The protesters split into more than a dozen groups scattered around central Bangkok, including in some of the capital’s main shopping areas. One of the groups gathered outside the prime minister’s home, but she was not inside at the time. Hundreds of riot police blocked the flag-waving crowd from moving past the home’s outside gate.
The protesters are demanding that Yingluck step down ahead of the elections, which she called in an effort to defuse the country’s deepening political crisis.
The demonstrators want an appointed interim government to institute reforms before any new polls are held. They called for the rally, Sunday, on the heels of similar protests that have drawn crowds as large as 150,000–200,000 people since October 31.

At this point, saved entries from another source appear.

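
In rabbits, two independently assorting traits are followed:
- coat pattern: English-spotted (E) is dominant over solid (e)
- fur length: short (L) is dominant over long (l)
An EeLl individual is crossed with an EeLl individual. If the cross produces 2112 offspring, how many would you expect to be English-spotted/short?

Dihybrid cross EeLl × EeLl — consider each gene separately:
coat pattern: Ee × Ee → 1 EE, 2 Ee, 1 ee → 3 E_ : 1 ee (out of 4)
fur length: Ll × Ll → 1 LL, 2 Ll, 1 ll → 3 L_ : 1 ll (out of 4)
Combine (counts out of 4 × 4 = 16): English-spotted/short (E_L_) = 3×3 = 9; English-spotted/long (E_ll) = 3×1 = 3; solid/short (eeL_) = 1×3 = 3; solid/long (eell) = 1×1 = 1
Phenotype counts (out of 16): 9 English-spotted/short, 3 English-spotted/long, 3 solid/short, 1 solid/long
English-spotted/short: 9 out of 16 → fraction 9/16
Expected count = 9/16 × 2112 = 1188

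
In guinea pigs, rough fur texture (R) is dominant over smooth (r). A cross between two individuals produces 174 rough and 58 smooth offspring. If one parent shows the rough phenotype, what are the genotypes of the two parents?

Observed offspring: 174 rough, 58 smooth
The observed ratio simplifies to 3:1. Smooth (rr) offspring appear, so each parent must contribute one r allele. The parent stated to show rough carries R, so it is Rr. The other parent is then either Rr or rr: Rr × rr would give a 1:1 split, whereas Rr × Rr gives 3:1 — matching the data. So both parents are heterozygous (Rr × Rr).
Parent genotypes: Rr × Rr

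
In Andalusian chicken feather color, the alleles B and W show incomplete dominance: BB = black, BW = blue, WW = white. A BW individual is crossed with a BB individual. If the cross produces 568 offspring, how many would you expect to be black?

Punnett square for BW × BB:
Offspring genotypes: 2 BB, 2 BW
Phenotype counts: 2 black, 2 blue
black: 2 out of 4 → fraction 1/2
Expected count = 1/2 × 568 = 284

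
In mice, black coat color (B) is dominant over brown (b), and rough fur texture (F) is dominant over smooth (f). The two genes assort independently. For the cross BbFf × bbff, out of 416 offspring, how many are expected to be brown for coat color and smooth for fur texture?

Dihybrid cross BbFf × bbff — consider each gene separately:
coat color: Bb × bb → 2 Bb, 2 bb → 2 B_ : 2 bb (out of 4)
fur texture: Ff × ff → 2 Ff, 2 ff → 2 F_ : 2 ff (out of 4)
Looking for: brown (bb) and smooth (ff)
P(brown) = 2/4, P(smooth) = 2/4
P(both) = 2/4 × 2/4 = 4/16 = 1/4
Expected count = 1/4 × 416 = 104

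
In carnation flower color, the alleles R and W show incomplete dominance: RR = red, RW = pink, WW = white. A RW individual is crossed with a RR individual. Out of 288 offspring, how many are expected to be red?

Punnett square for RW × RR:
Offspring genotypes: 2 RR, 2 RW
Phenotype counts: 2 red, 2 pink
red: 2 out of 4 → fraction 1/2
Expected count = 1/2 × 288 = 144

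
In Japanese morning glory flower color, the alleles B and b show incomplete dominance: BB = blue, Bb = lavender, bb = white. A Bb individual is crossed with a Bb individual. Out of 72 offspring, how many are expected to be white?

Punnett square for Bb × Bb:
Offspring genotypes: 1 BB, 2 Bb, 1 bb
Phenotype counts: 1 blue, 2 lavender, 1 white
white: 1 out of 4 → fraction 1/4
Expected count = 1/4 × 72 = 18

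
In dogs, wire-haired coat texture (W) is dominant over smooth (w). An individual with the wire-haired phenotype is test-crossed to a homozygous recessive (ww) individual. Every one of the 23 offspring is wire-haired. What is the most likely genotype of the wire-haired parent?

Test cross: ? × ww
All offspring are wire-haired.
If the unknown parent were heterozygous (Ww), about half of 23 offspring would be smooth; none are. The unknown parent is most likely homozygous dominant (WW).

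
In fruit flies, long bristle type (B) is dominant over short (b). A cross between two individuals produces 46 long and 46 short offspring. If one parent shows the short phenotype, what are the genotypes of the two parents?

Observed offspring: 46 long, 46 short
The observed ratio simplifies to 1:1. One parent shows short, so its genotype must be bb. A 1:1 offspring split requires the other parent to be heterozygous (Bb).
Parent genotypes: bb × Bb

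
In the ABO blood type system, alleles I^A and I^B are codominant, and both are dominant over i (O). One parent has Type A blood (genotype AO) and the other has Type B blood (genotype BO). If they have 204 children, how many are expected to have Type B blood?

Cross: AO × BO
Possible offspring genotypes: 1 AB, 1 AO, 1 BO, 1 OO
Blood type counts: 1 Type AB, 1 Type A, 1 Type B, 1 Type O
Probability of Type B: 1/4
Expected count = 1/4 × 204 = 51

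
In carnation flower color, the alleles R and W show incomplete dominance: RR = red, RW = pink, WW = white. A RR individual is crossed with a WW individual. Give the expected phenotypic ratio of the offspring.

Punnett square for RR × WW:
Offspring genotypes: 4 RW
Phenotype counts: 4 pink
Ratio: all pink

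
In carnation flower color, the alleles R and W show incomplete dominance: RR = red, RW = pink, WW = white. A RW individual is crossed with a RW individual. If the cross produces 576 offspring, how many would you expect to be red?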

Yingluck has insisted that the elections will go forward, but the Democrats’ boycott casts new doubt on whether they will be viewed as legitimate or will even take place.
Sunday’s rally also came a day before the Election Commission opens party registration for the elections. The registration is scheduled to take place at a Bangkok stadium, but there are concerns that protesters will block candidates from entering.
The Democrats, who are closely allied with the protest movement, also led an election boycott in 2006 that helped destabilize the government and paved the way for the military coup that ousted then-Prime Minister Thaksin Shinawatra, Yingluck’s older brother.
The protest movement, led by a former senior member of the Democrat Party, Suthep Thaugsuban, demands that the elections not be held if Yingluck stays on as caretaker prime minister. The protesters say Yingluck is a proxy for Thaksin and that Thai politics are hopelessly corrupt under Thaksin’s continuing influence.